Discovery of two proteins may lead to more effective treatment of endocarditis and infections associated with implants

A research team at the Faculty of Odontology at Malmö University in Sweden has discovered two new proteins that are of importance to the survival of bacteria and their colonization of the human body. Besides enhancing our knowledge of the ability of bacteria to spread, the findings may also lead to more effective treatment of endocarditis and infections associated with implants.

Each year some 500 people in Sweden develop endocarditis, inflammation of the heart valves. The condition can be life-threatening, and one of the bacteria that cause the disease is Streptococcus gordonii, a bacterium that exists in the mouth.

"It's part of the natural flora of bacteria there, but sometimes it gets into the bloodstream, and then it can lead to infective endocarditis. The bacteria have also been found in infections surrounding various kinds of implants," says Associate Professor Julia Davies, who directed the research team at the Faculty of Odontology.

To survive in the oral cavity the bacteria must be able to attach to a surface, such as the mucous membrane. This is done with the help of proteins. In the mid 1990s one of these proteins from the bacterium S. gordonii was identified by a research team in England.

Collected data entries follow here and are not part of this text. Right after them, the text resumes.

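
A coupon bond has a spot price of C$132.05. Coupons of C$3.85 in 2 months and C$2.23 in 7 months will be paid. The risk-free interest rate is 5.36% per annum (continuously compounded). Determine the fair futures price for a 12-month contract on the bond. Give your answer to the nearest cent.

C$133.01

PV(coupons) I = 3.85·e^(−0.0536·2/12) + 2.23·e^(−0.0536·7/12)
I = 3.8158 + 2.1614 = 5.9772
F = (S − I)·e^(rT) = (132.05 − 5.9772) · e^(0.0536·12/12)
= 126.0728 · e^0.053600 = 126.0728 × 1.055062 = C$133.01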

Julia Davies and her colleagues have now discovered two more. These scientists have thereby taken a step toward an understanding of how these bacteria get a grip on a surface, on heart valves, for instance. The two new proteins, SGO 0707 and SGO 1487, are found in the cell wall of the bacterium S. gordonii. The proteins are produced by the bacterium, and without them the bacterium cannot fasten to a surface, which is a precondition for it to be able to survive.

If bacteria wind up in the bloodstream, they can bind to the heart valves, where they produce a so-called biofilm and encapsulate themselves. Once the bacteria are encapsulated, it is extremely difficult to get rid of them. But with enhanced knowledge of how bacteria fasten to surfaces, it will be easier to find effective new strategies to treat biofilms-induced diseases.

"If we can block this binding with the help of drugs, treatment will be more effective," says Julia Davies.

It was previously known that bacteria that grow in so-called biofilms alter their properties when they settle on a surface. For example, they become more resistant to antibiotics and antibacterial compounds.

These researchers are now moving on to find out how this resistance arises.

"We want to understand in what ways bacteria alter their properties when they settle on a surface," says Julia Davies.